4 Invaluable Insights from This Year’s STAR Faculty Panel at Keuka College

The sixth annual discussion spotlighted teaching, equity, complexity, and change.


Wednesday, March 18, 2026

The sixth annual STAR Faculty Panel, held on Wednesday, March 11, brought together faculty representatives from four Keuka College divisions for a wide-ranging discussion centered on two connected themes: the shared human experience across disciplines and the role of a liberal arts-based education in creating meaningful student experiences and strong real-world outcomes.

Moderated by Provost Dr. Heather Maldonado, the interactive conversation invited panelists Gylla MacGregor, Dr. Nicholas Koberstein, Michael Smith, and Dr. Gordon Brown to reflect on those ideas through both theoretical frameworks and their own personal and professional experiences. 

The result was a series of distinctive yet deeply connected perspectives on how faculty members navigate shared challenges in teaching and learning across disciplines. 

Here are four notable insights from the discussion: 

Gylla

“A young rattlesnake faces enormous pressure to get their first meal.” 

Gylla MacGregor, Instructor of Biology

Gylla MacGregor has taught at Keuka College since 2017. With a background in biology, microbiology, ecology, and chemistry, plus professional experience with New Jersey Audubon, she brings broad expertise and a strong commitment to undergraduate research and mentoring.   

Drawing on her own research, Prof. MacGregor used the behavior of young rattlesnakes to reframe the panel’s thinking about performance anxiety among college students. A rattlesnake is not born fully skilled. It learns through experience how to identify prey, respond under pressure, and survive within real constraints. In that sense, fear, uncertainty, and early missteps are not signs of incapacity, but part of the developmental process. 

Kobestein

“We often conflate equity and balance. Balance is simply a return. But with equity, we can lift everyone up.”

Dr. Nicholas Koberstein, Professor of Psychology, Founding Professor of Child & Family Studies

Since joining the College in 2013, Dr. Nicholas Koberstein has been a leading advocate for first-year student success, with work centered on belonging, resilience, academic transition, and student development. 

Dr. Koberstein’s point was that equity asks educators to do more than aim for sameness. Students do not begin from the same place, and they do not all need the same kinds of support to thrive. In higher education, belonging is often built through that recognition, when institutions respond with individualized teaching, feedback, tutoring, and encouragement, rather than treating every student identically. 

Smith

“Human behavior is dynamic and complex. A liberal arts education builds the critical thinking skills needed to analyze and respond to it.” 

Michael Smith, Instructor of Criminal Justice

Michael Smith brings nearly five decades of military, law enforcement, and teaching experience to his work with students. A former U.S. Air Force security police officer and retired police chief, he has served in patrol, SWAT, training, and executive leadership roles.   

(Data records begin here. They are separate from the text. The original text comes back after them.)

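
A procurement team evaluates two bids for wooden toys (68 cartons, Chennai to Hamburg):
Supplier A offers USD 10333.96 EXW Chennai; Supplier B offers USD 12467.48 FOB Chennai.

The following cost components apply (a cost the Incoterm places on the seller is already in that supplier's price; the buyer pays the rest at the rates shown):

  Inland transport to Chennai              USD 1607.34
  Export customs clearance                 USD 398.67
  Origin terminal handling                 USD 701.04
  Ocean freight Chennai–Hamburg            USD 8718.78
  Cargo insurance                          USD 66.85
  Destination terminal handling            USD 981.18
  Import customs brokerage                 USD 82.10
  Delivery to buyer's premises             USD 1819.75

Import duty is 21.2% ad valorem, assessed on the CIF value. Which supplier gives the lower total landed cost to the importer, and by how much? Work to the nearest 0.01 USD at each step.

Supplier B is cheaper by USD 695.12

Supplier A (EXW):
CIF value = EXW price + inland to port + export clearance + origin terminal + freight + insurance = 10333.96 + 1607.34 + 398.67 + 701.04 + 8718.78 + 66.85 = 21826.64
Import duty = 21826.64 × 21.2% = 4627.25
Buyer bears (A): 1607.34 + 398.67 + 701.04 + 8718.78 + 66.85 + 981.18 + 82.10 + 1819.75 = 14375.71
Landed cost (A) = invoice 10333.96 + 14375.71 + duty 4627.25 = 29336.92
Supplier B (FOB):
CIF value = FOB price + freight + insurance = 12467.48 + 8718.78 + 66.85 = 21253.11
Import duty = 21253.11 × 21.2% = 4505.66
Buyer bears (B): 8718.78 + 66.85 + 981.18 + 82.10 + 1819.75 = 11668.66
Landed cost (B) = invoice 12467.48 + 11668.66 + duty 4505.66 = 28641.80
Difference = |29336.92 − 28641.80| = 695.12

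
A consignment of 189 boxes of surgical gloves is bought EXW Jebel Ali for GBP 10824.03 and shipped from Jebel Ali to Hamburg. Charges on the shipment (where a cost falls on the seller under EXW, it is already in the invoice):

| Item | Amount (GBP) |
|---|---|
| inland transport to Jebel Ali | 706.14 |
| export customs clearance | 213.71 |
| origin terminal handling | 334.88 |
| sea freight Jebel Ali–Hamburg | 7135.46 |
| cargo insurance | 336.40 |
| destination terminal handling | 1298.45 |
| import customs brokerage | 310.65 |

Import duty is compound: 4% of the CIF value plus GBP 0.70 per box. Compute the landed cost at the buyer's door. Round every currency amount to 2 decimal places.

EXW: the seller makes goods available at their premises; the buyer bears all onward costs.
CIF value = EXW price + inland to port + export clearance + origin terminal + freight + insurance = 10824.03 + 706.14 + 213.71 + 334.88 + 7135.46 + 336.40 = 19550.62
Ad valorem component: 19550.62 × 4% = 782.02
Specific component: 189 × 0.70 = 132.30
Import duty = 782.02 + 132.30 = 914.32
Buyer bears: inland to port 706.14 + export clearance 213.71 + origin terminal 334.88 + freight 7135.46 + insurance 336.40 + destination terminal 1298.45 + brokerage 310.65 + duty 914.32 = 11250.01
Landed cost = invoice 10824.03 + 11250.01 = 22074.04

Total landed cost: GBP 22074.04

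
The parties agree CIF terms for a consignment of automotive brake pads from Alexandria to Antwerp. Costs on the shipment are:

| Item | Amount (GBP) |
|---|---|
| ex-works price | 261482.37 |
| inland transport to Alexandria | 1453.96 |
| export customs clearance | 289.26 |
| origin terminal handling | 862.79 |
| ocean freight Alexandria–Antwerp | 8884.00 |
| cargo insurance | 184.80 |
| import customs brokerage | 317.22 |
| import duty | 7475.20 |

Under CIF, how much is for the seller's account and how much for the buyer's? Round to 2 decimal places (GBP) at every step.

CIF: the seller pays costs through ocean freight and marine insurance to the destination port.
Seller's account: goods 261482.37 + inland to port 1453.96 + export clearance 289.26 + origin terminal 862.79 + freight 8884.00 + insurance 184.80 = 273157.18
Buyer's account: brokerage 317.22 + duty 7475.20 = 7792.42

Seller: GBP 273157.18; buyer: GBP 7792.42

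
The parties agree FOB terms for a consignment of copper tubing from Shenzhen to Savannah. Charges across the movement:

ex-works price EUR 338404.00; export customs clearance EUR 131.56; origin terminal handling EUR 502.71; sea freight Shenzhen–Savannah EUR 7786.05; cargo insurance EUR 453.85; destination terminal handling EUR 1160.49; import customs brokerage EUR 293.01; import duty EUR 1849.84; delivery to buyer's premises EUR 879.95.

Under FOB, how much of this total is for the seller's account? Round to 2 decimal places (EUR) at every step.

Seller's account: EUR 339038.27

FOB: the seller bears costs until goods are on board at the origin port; the buyer bears freight, insurance and all costs thereafter.
Seller's account: goods 338404.00 + export clearance 131.56 + origin terminal 502.71 = 339038.27
Buyer's account: freight 7786.05 + insurance 453.85 + destination terminal 1160.49 + brokerage 293.01 + duty 1849.84 + delivery 879.95 = 12423.19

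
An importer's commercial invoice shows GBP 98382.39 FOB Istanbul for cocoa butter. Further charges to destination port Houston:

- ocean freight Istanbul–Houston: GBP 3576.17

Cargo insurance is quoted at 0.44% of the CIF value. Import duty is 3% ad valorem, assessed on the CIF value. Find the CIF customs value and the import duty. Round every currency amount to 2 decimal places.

Let C be the CIF value. C = FOB price + freight + 0.44% × C
C − 0.44% × C = 98382.39 + 3576.17
0.9956 × C = 101958.56
C = 101958.56 / 0.9956 = 102409.16
Insurance premium = 0.44% × 102409.16 = 450.60
Import duty = 102409.16 × 3% = 3072.27

CIF value: GBP 102409.16; import duty: GBP 3072.27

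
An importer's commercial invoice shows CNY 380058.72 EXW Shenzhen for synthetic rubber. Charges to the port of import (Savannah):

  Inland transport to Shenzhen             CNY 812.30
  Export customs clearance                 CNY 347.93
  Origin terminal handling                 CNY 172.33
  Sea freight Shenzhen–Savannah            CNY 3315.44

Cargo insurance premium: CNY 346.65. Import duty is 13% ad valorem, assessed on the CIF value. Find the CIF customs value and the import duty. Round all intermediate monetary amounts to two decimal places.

CIF = EXW price + pre-shipment costs + freight + insurance
CIF = 380058.72 + 812.30 + 347.93 + 172.33 + 3315.44 + 346.65 = 385053.37
Import duty = 385053.37 × 13% = 50056.94

CIF value: CNY 385053.37; import duty: CNY 50056.94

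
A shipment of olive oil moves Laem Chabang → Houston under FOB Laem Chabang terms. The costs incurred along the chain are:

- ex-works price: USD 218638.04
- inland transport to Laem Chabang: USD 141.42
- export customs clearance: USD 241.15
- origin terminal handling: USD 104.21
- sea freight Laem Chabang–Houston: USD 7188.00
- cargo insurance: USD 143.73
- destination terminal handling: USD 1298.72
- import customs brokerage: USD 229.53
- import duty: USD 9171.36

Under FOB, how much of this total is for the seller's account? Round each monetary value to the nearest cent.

FOB: the seller bears costs until goods are on board at the origin port; the buyer bears freight, insurance and all costs thereafter.
Seller's account: goods 218638.04 + inland to port 141.42 + export clearance 241.15 + origin terminal 104.21 = 219124.82
Buyer's account: freight 7188.00 + insurance 143.73 + destination terminal 1298.72 + brokerage 229.53 + duty 9171.36 = 18031.34

Seller's account: USD 219124.82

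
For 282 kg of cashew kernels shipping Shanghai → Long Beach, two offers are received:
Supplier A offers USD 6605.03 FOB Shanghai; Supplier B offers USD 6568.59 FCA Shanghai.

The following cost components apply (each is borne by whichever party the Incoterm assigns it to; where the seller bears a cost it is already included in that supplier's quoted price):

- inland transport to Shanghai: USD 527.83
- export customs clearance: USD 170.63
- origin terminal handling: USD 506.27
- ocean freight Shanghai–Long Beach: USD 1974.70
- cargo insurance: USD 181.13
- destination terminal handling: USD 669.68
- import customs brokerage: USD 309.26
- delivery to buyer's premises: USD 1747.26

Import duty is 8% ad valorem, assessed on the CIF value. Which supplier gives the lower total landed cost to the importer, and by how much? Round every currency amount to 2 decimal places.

Supplier A (FOB):
CIF value = FOB price + freight + insurance = 6605.03 + 1974.70 + 181.13 = 8760.86
Import duty = 8760.86 × 8% = 700.87
Buyer bears (A): 1974.70 + 181.13 + 669.68 + 309.26 + 1747.26 = 4882.03
Landed cost (A) = invoice 6605.03 + 4882.03 + duty 700.87 = 12187.93
Supplier B (FCA):
CIF value = FCA price + origin terminal + freight + insurance = 6568.59 + 506.27 + 1974.70 + 181.13 = 9230.69
Import duty = 9230.69 × 8% = 738.46
Buyer bears (B): 506.27 + 1974.70 + 181.13 + 669.68 + 309.26 + 1747.26 = 5388.30
Landed cost (B) = invoice 6568.59 + 5388.30 + duty 738.46 = 12695.35
Difference = |12187.93 − 12695.35| = 507.42

Supplier A is cheaper by USD 507.42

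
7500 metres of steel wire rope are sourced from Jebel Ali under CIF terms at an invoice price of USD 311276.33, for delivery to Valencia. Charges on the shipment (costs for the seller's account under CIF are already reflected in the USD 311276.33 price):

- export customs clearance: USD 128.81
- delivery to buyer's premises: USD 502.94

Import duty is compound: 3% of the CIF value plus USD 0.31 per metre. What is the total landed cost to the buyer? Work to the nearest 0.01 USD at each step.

CIF: the seller pays costs through ocean freight and marine insurance to the destination port.
Already in the invoice (seller's account under CIF): export clearance — exclude.
The CIF price already equals the CIF value: 311276.33
Ad valorem component: 311276.33 × 3% = 9338.29
Specific component: 7500 × 0.31 = 2325.00
Import duty = 9338.29 + 2325.00 = 11663.29
Buyer bears: delivery 502.94 + duty 11663.29 = 12166.23
Landed cost = invoice 311276.33 + 12166.23 = 323442.56

Total landed cost: USD 323442.56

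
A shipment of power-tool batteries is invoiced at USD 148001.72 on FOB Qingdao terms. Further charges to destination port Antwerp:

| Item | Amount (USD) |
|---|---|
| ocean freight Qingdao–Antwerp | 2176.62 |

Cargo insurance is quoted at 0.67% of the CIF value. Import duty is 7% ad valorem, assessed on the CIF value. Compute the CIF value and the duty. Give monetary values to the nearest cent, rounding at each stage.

CIF value: USD 151191.32; import duty: USD 10583.39

Let C be the CIF value. C = FOB price + freight + 0.67% × C
C − 0.67% × C = 148001.72 + 2176.62
0.9933 × C = 150178.34
C = 150178.34 / 0.9933 = 151191.32
Insurance premium = 0.67% × 151191.32 = 1012.98
Import duty = 151191.32 × 7% = 10583.39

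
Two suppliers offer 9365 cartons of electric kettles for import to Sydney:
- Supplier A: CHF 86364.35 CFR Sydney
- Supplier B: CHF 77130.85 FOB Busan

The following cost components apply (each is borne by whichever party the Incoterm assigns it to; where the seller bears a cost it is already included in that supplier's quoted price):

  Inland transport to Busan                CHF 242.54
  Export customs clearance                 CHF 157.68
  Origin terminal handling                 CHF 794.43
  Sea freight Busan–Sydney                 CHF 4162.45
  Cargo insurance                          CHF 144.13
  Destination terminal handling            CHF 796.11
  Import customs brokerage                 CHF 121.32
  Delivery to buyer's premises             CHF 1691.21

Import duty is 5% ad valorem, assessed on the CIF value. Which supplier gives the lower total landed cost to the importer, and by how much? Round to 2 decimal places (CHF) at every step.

Supplier A (CFR):
CIF value = CFR price + insurance = 86364.35 + 144.13 = 86508.48
Import duty = 86508.48 × 5% = 4325.42
Buyer bears (A): 144.13 + 796.11 + 121.32 + 1691.21 = 2752.77
Landed cost (A) = invoice 86364.35 + 2752.77 + duty 4325.42 = 93442.54
Supplier B (FOB):
CIF value = FOB price + freight + insurance = 77130.85 + 4162.45 + 144.13 = 81437.43
Import duty = 81437.43 × 5% = 4071.87
Buyer bears (B): 4162.45 + 144.13 + 796.11 + 121.32 + 1691.21 = 6915.22
Landed cost (B) = invoice 77130.85 + 6915.22 + duty 4071.87 = 88117.94
Difference = |93442.54 − 88117.94| = 5324.60

Supplier B is cheaper by CHF 5324.60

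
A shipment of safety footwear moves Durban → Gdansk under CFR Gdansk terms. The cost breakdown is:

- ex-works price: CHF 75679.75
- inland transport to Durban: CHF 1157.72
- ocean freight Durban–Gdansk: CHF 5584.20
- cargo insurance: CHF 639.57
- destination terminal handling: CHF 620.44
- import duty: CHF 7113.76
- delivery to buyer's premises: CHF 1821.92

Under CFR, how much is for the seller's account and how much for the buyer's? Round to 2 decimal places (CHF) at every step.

Seller: CHF 82421.67; buyer: CHF 10195.69

CFR: the seller pays costs through ocean freight to the destination port, but not insurance.
Seller's account: goods 75679.75 + inland to port 1157.72 + freight 5584.20 = 82421.67
Buyer's account: insurance 639.57 + destination terminal 620.44 + duty 7113.76 + delivery 1821.92 = 10195.69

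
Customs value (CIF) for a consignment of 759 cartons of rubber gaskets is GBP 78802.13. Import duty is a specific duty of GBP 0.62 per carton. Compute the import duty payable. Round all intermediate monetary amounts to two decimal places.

Import duty = 759 × 0.62 = 470.58

Import duty: GBP 470.58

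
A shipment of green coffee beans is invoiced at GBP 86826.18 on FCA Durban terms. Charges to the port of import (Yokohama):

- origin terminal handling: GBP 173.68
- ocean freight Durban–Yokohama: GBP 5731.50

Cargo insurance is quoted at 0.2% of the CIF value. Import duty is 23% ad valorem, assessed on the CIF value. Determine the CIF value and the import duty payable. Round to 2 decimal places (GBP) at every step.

CIF value: GBP 92917.19; import duty: GBP 21370.95

Let C be the CIF value. C = FCA price + pre-shipment costs + freight + 0.2% × C
C − 0.2% × C = 86826.18 + 173.68 + 5731.50
0.998 × C = 92731.36
C = 92731.36 / 0.998 = 92917.19
Insurance premium = 0.2% × 92917.19 = 185.83
Import duty = 92917.19 × 23% = 21370.95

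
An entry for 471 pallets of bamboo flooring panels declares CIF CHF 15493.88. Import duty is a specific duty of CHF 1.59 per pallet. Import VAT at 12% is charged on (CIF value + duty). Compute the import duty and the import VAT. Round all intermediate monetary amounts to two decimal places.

Import duty: CHF 748.89; import VAT: CHF 1949.13

Import duty = 471 × 1.59 = 748.89
VAT base = CIF + duty = 15493.88 + 748.89 = 16242.77
Import VAT = 16242.77 × 12% = 1949.13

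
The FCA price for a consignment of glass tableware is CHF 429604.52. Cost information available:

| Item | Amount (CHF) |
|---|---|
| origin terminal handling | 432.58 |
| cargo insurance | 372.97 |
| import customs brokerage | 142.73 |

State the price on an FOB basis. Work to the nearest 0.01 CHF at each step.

Not relevant to the conversion: brokerage, insurance — on the buyer under both terms; not part of either seller's price.
From FCA to FOB, the seller additionally bears: origin terminal.
FOB price = 429604.52 + 432.58 = 430037.10

FOB price: CHF 430037.10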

Prof. Smith argued that a liberal arts education provides an essential foundation for students entering criminal justice, social work, and related fields because it prepares them for uncertainty, complexity, and human difference. From his perspective, that kind of education builds critical thinking, ethical judgment, and a more nuanced understanding of behavior than rigid models allow. Through exposure to ethics, multiple perspectives, fieldwork, and project-based learning, students connect classroom concepts to challenging real-world situations. 

Brown

“The public education system is still young. We built it in the last couple hundred years, and we can build something new.” 

Dr. Gordon P. Brown, Assistant Professor of Education

Dr. Gordon P. Brown brings more than 20 years of K-12 and university teaching experience to his work. His background includes teacher education, multilingual learning, diversity and inclusion, curriculum development, and the International Baccalaureate. 

Dr. Brown’s point was that many features of modern education are inherited structures rather than permanent truths. Practices such as strict age grouping, standardized subjects, classroom-based instruction, and high-stakes testing are often treated as inevitable, even though they are relatively recent developments and can reinforce anxiety and inequity. His remarks challenged listeners to see education as something that can be redesigned around curiosity, collaboration, community-based problem solving, and student passion.   

“The themes and connections the panelists have drawn across their different disciplines highlight the interdisciplinary strength of a liberal arts education and show how our curriculum supports and deepens learning,” said Dr. Maldonado in summing up the session’s dialogue. “They also make clear that we have an exceptional faculty committed to supporting students in their work and in creating new knowledge for both our campus community and the wider world.”